I agree with Tia. Oils and seafoods are not healthy
I don’t believe vegans and vegetarians do as well as high fat diets (including animal fats from grass fed, naturally fed animals) in the long run! For example, there have been studies that dementia and cancer can be more present in vegans.
I keep running across messages saying tomatoes can cause arthritis. To your knowledge is there any validity to this?
Dear Tia, I read your comment with big surprise!!
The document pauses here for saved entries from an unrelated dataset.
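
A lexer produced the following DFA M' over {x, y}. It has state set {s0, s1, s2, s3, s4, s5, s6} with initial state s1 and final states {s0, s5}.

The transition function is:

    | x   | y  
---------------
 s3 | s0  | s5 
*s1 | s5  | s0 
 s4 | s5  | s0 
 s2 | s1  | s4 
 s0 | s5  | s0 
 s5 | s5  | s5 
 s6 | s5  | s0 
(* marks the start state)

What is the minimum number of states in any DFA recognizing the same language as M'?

2

Reachable states from the start: {s0,s1,s5}. Unreachable: {s2,s3,s4,s6} — drop them.
P0 = {s0,s5} | {s1}.
Stable partition: {s0,s5} | {s1} — 2 equivalence classes.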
Where did you get your information from? I have lived for many years in Greece and Italy. People are eating food they cook everyday from scratch, purchased locally and always organic. Harmful chemicals are banned in EU. The fish and the extra virgin olive oil with locally produced legumes are part of the main diet. The meat is always organic and low in fat because the animals are grass fed in the traditional way. Of course, it is your choice to be vegetarian and the variety in this area is amazingly large..
Icaria, a Greek Island is a blue zone. People live longer and better. They follow the mediterranean diet.
If you had looked in the global obesity levels according to the WHO, you would find US ranks 12, Turkey ranks 17 and Greece ranks 54.!! . These are facts and not baseless claims.
I believe olive oil is extremely healthy!
Don’t be concerned about “processing” involved in olive oil rendering, people can consume olives – and they’re absolutely delicious!
Not a lion yes. Cats are obligate carnivores. They must eat meat. However, we are omnivores. Properly prepared meat is not bad for humans. If you have an ethical problem with that, then that is your business. There is no research linking meat to poor health outcomes. It is all correlational. Fish is a very high-quality nutrient and is not responsible for obesity. Refined carbohydrates and fat are, though.
Hi Kris, thank you for reaching out! We are unable to offer medical advice and recommend reaching out to your healthcare practitioner about your question. However, you might be interested in reading more about The autoimmune protocol diet planto provide more insight. Wishing you a great day ahead!
Thanks for clarifying. I swear Americans always look for an excuse not to eat healthy and take care of themselves. They can’t help it.